Bawa Nama Gorontalo ke Semarang, Idah Tekankan Misi Kafilah di MTQ Bukan Sekadar Raih Prestasi
Firar - Kamis, 10 September 2026 | 17:25:39 WIB Dibaca 11X
Foto: Istimewa
riiljejak.id —–» Kota Gorontalo — Wakil Gubernur Gorontalo Idah Syahidah Rusli Habibie menekankan misi kafilah Gorontalo dalam MTQ Nasional XXXI di Semarang.
Idah meminta 31 kafilah tidak hanya mengejar prestasi dalam ajang tersebut. Ia juga meminta mereka membawa nama baik Gorontalo melalui sikap dan perilaku.
Idah menyampaikan pesan itu saat melepas kontingen Gorontalo di Aula Rumah Jabatan Wagub, Kamis (10/9/2026).
Kontingen Gorontalo terdiri atas 25 peserta dan enam pelatih. Mereka akan mengikuti MTQ Nasional yang mempertemukan peserta terbaik dari berbagai daerah.
Menurut Idah, para kafilah membawa harapan pemerintah dan masyarakat Gorontalo. Mereka juga membawa harapan orang tua, guru, dan pelatih.
“Keberangkatan bapak, ibu, serta anak-anakku seluruh ke Semarang untuk mewakili Provinsi Gorontalo pada MTQ Nasional ke-31 tentu membawa banyak harapan. Harapan itu bukan hanya dari pemerintah daerah, tetapi juga dari orang tua, para guru, pelatih, dan seluruh masyarakat Gorontalo,” ujar Idah.
Karena itu, Idah meminta kafilah menunjukkan akhlak dan adab selama mengikuti seluruh rangkaian MTQ. Ia juga meminta peserta menjaga kedisiplinan dan kesehatan.
Idah menilai MTQ menjadi ruang untuk menunjukkan kualitas generasi Qur’ani Gorontalo. Ia berharap peserta memadukan kemampuan lomba dengan nilai-nilai Al-Qur’an.
“MTQ ini menjadi momentum penting bagi kita untuk menunjukkan bahwa Provinsi Gorontalo memiliki generasi Qur'ani yang unggul, berprestasi, berakhlak, dan memiliki daya saing. Oleh karena itu, tampilkan kemampuan terbaik, namun tetap jaga adab dan niat dalam mengikuti setiap rangkaian kegiatan,” jelasnya.

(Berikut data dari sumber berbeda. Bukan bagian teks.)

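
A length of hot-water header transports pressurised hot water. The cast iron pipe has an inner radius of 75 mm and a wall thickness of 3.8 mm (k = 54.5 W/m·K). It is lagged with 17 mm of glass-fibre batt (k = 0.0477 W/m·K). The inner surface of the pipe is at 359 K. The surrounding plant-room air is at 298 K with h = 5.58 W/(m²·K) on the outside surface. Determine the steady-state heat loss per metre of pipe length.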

Selain itu, Idah meminta kafilah menjadi duta Al-Qur’an selama berada di Semarang. Mereka dapat memperkenalkan karakter Gorontalo sebagai daerah yang religius.
“Jadilah duta Al-Qur'an yang membawa nama harum Gorontalo. Kurangnya bahwa kita datang bukan hanya untuk berlomba, tetapi juga untuk membawa nilai-nilai Al-Qur'an dalam sikap dan perilaku. Saya berharap seluruh kafilah diberikan kesehatan, kelancaran, dan mampu meraih hasil terbaik,” tutur Idah.
Idah juga meminta peserta menjaga kondisi fisik dan mental. Ia mengingatkan kafilah untuk mengatur waktu istirahat selama mengikuti kegiatan.
Selain misi keagamaan, Idah melihat kehadiran kafilah sebagai peluang memperkenalkan Gorontalo. Para peserta dapat memperkenalkan budaya, ekonomi kreatif, dan destinasi wisata daerah.
Pada kesempatan tersebut, BAZNAS Provinsi Gorontalo menyerahkan uang saku kepada peserta kafilah. Bantuan itu menjadi bentuk dukungan selama mereka menjalankan tugas di Semarang.
MTQ Nasional XXXI berlangsung di Kota Semarang pada 11–20 September 2026. Ajang tersebut mengangkat tema “Menebar Cahaya Al-Qur'an dalam Harmoni Menuju Indonesia Emas yang Berkeadaban.”